On March 7, right in the middle of spring training, the Red Sox signed him on a minor-league contract knowing that he wouldn’t be ready for the season. Santana said he chose the Red Sox because he thought he’d get an opportunity; they were thin on position player depth and it was clear they’d need him at some point.

After eight games in the minors in which he hit .433, Santana was called up to the big leagues and was inserted into the leadoff spot while playing first base for Cora’s club.

In the fourth inning, Santana caught a liner off the bat of Alec Bohm and doubled off Rhys Hoskins at first.

The next inning, with the score tied, 2-2, and two outs, Santana got a 1-2 curveball from Aaron Nola, one of the best starters in the National League, and deposited it in the right-field seats.

Nola hung the pitch and Santana looked like he was waiting for it. His swing was so easy that NESN color guys Jerry Remy and Dennis Eckersley commented on how simple he made it look while turning on the pitch to his pull-side without any stride; he just used his arms.

Asked if Santana would continue to bat leadoff, Cora said, “We’ll see, we’ll mix it up. I do believe speed is good up there, but at the same time balance helps and a switch hitter down in the lineup might help, too, hitting behind Christian (Vazquez), right around there. So we’ll keep playing with the lineup. We’ve been doing it the whole season, so why change now?”

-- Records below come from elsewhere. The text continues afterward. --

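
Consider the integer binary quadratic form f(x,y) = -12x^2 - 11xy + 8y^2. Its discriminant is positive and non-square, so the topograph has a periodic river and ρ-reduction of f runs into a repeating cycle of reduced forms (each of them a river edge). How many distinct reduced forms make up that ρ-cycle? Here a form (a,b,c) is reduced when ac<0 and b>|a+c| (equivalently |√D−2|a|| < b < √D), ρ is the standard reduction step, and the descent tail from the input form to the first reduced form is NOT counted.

D = 505, ⌊√D⌋ = 22
descent: ρ → (8,11,-12)  [lands on river]
river: ρ → (-12,13,7)
river: ρ → (7,15,-10)
river: ρ → (-10,5,12)
river: ρ → (12,19,-3)
river: ρ → (-3,17,18)
river: ρ → (18,19,-2)
river: ρ → (-2,21,8)
ρ-cycle length = 8 (tail of 1 descent step not counted)

8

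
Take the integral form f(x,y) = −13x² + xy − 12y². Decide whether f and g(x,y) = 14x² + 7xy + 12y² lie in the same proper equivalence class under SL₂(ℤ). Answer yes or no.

D₁ = -623, D₂ = -623
f is negative-definite; reduce −f:
−f: flip: (13,-1,12)→(12,1,13)
−f: reduced (well bottom): (12,1,13) with a≤c, −a<b≤a
flip sign back: reduced form of f is (-12,-1,-13)
g: flip: (14,7,12)→(12,-7,14)
g: reduced (well bottom): (12,-7,14) with a≤c, −a<b≤a
reduced forms (-12, -1, -13) vs (12, -7, 14) ⇒ inequivalent

no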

Santana also made a handful of nice stretches, including one to help Xander Bogaerts finish a beautiful play to his right.

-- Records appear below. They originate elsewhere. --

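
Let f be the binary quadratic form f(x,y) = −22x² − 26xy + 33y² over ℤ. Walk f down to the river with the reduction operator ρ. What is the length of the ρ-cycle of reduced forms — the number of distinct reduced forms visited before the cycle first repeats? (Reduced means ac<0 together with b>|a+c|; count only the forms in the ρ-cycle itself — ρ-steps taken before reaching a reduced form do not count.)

D = 3580, ⌊√D⌋ = 59
descent: ρ → (33,26,-22)  [lands on river]
river: ρ → (-22,18,37)
river: ρ → (37,56,-3)
river: ρ → (-3,58,18)
river: ρ → (18,50,-15)
river: ρ → (-15,40,33)
ρ-cycle length = 6 (tail of 1 descent step not counted)

6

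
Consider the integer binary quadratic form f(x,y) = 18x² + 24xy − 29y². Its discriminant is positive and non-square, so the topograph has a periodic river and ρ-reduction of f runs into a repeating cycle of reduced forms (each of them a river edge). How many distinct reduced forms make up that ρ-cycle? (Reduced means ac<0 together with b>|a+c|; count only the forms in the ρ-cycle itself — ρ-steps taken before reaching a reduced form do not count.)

D = 2664, ⌊√D⌋ = 51
river: ρ → (-29,34,13)
river: ρ → (13,44,-14)
river: ρ → (-14,40,19)
river: ρ → (19,36,-18)
river: ρ → (-18,36,19)
river: ρ → (19,40,-14)
river: ρ → (-14,44,13)
river: ρ → (13,34,-29)
river: ρ → (-29,24,18)
river: ρ → (18,48,-5)
river: ρ → (-5,42,45)
river: ρ → (45,48,-2)
river: ρ → (-2,48,45)
river: ρ → (45,42,-5)
river: ρ → (-5,48,18)
river: ρ → (18,24,-29)
ρ-cycle length = 16 (tail of 0 descent steps not counted)

16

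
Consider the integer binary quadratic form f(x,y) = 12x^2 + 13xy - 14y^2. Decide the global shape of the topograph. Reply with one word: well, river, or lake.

D = b²−4ac = 13² − 4·12·(-14) = 841
D = 29² is a perfect square ⇒ form factors over ℤ ⇒ lakes

lake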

Overall it was an incredible debut by a player who hadn’t seen big-league action since Aug. 26 of last year.

“He can hit, man,” said starter Martin Perez. “He knows how to hit. He knows how to play baseball and he did great things before with Texas. He knows how to play baseball, man. He’s just got to go out there and swing the bat. That’s it.”

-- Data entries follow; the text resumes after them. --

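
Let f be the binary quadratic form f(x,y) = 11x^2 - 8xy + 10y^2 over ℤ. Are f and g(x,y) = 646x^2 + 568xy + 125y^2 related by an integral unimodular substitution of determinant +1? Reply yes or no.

D₁ = -376, D₂ = -376
f: flip: (11,-8,10)→(10,8,11)
f: reduced (well bottom): (10,8,11) with a≤c, −a<b≤a
g: flip: (646,568,125)→(125,-568,646)
g: translate: b→-68 (≡-568 mod 250), so (125,-568,646)→(125,-68,10)
g: flip: (125,-68,10)→(10,68,125)
g: translate: b→8 (≡68 mod 20), so (10,68,125)→(10,8,11)
g: reduced (well bottom): (10,8,11) with a≤c, −a<b≤a
reduced forms (10, 8, 11) vs (10, 8, 11) ⇒ equivalent

yes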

Bobby Dalbec remains entrenched at first base, but there’s an opening at second and there could be some playing time to be had in the outfield as Alex Verdugo continues to battle hamstring issues.

After Santana homered to put the Sox up 3-2 in the fifth, Verdugo singled, J.D. Martinez walked and Bogaerts roped a single to left that scored two more runs thanks to a sloppy relay by the Phillies. Bohm cut off the throw from left and had Martinez dead between second and third, but Jean Segura fell down trying to catch the ball at second and Martinez raced home.

The Sox added three more runs in the ninth inning, again with two outs.

It continued the trend of the Red Sox scoring runs with two outs, which they’ve done in bunches this week. Overall on the year, they’ve had just a 112 OPS-plus with two outs compared to a 123 OPS-plus with no outs and 121 OPS-plus with one out.

Verdugo exited the game in the sixth due to hamstring tightness. Cora said he probably won’t play on Saturday.

A few more takeaways:

1. Rafael Devers added some two-out insurance runs in the seventh inning, when he worked the count full and got a high changeup that he didn’t miss. Using almost exclusively his wrists, he yanked the outside pitch to his pull-side and put it in the right-field seats for a two-run shot. It was his 12th of the year, tying him with Martinez for the team lead. Shohei Ohtani leads the American League with 14 home runs.
2. Bogaerts had an excellent game on defense, making several plays to both sides of him and even one spectacular play while on the right side of the infield in the shift. He continues to outpace other big league shortstops with 2.5 WAR on the season, which is second overall to only Blue Jays’ first baseman Vladimir Guerrero Jr. (2.6 WAR).
3. Perez pitched a strong game, striking out seven over six innings while allowing three runs. He hasn’t allowed more than three runs in six consecutive starts and has a 3.55 ERA overall.